In response to the launch, Alexander called on NAPF members to consider the pooled arrangement.
“It goes without saying,” Alexander said, “that I would love to see more UK pension funds get involved [with the PIP] and invest in our country’s infrastructure.”
He added he would be pleased to set up meetings between interested parties and Infrastructure UK, a unit within his department dedicated to securing private investment in UK long-term infrastructure.
“This is a real opportunity for schemes to invest in exactly the sort of projects that will help the businesses of the UK, and the people of the UK, thrive into the future,” he said.
Alexander, a Scottish MP, also gave the crowd of delegates gathered in Edinburgh a raft of reasons he hoped Scotland would remain part of the UK.
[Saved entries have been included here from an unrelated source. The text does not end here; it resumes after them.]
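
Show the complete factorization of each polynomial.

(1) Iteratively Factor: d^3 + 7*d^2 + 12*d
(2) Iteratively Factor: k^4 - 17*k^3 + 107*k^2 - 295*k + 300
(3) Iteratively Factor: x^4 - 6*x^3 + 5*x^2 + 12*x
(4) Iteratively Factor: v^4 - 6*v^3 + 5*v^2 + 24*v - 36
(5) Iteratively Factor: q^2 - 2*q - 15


(1) = (d + 4)*(d^2 + 3*d) = d*(d + 4)*(d + 3)
(2) = (k - 4)*(k^3 - 13*k^2 + 55*k - 75) = (k - 5)*(k - 4)*(k^2 - 8*k + 15) = (k - 5)*(k - 4)*(k - 3)*(k - 5)
(3) = (x - 3)*(x^3 - 3*x^2 - 4*x) = (x - 3)*(x + 1)*(x^2 - 4*x) = x*(x - 3)*(x + 1)*(x - 4)
(4) = (v - 3)*(v^3 - 3*v^2 - 4*v + 12) = (v - 3)*(v - 2)*(v^2 - v - 6) = (v - 3)^2*(v - 2)*(v + 2)
(5) = (q + 3)*(q - 5)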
He once again quashed suggestions the two countries could enter a sterling currency union should Scotland vote for independence in a referendum later this year.
Alexander said Scottish defined benefit (DB) scheme members could suffer if the country were to leave the UK.
The costs placed on DB schemes of setting up a new protection fund for those with failing sponsors would inevitably be passed onto members, he argued.
He also said the complexities involved in setting up financial regulation in an independent Scotland should be a concern for the UK pensions industry, suggesting it would inevitably diverge over time from the current set of rules.
“Of course a Scottish government, under independence, could decide to put in place policies that make the environmental favourable,” he conceded.
“But there are some fundamental aspects of being part of one large United Kingdom that really help strengthen this sector.
“No matter what policies are taken in Edinburgh, breaking up the United Kingdom would really undermine that success.”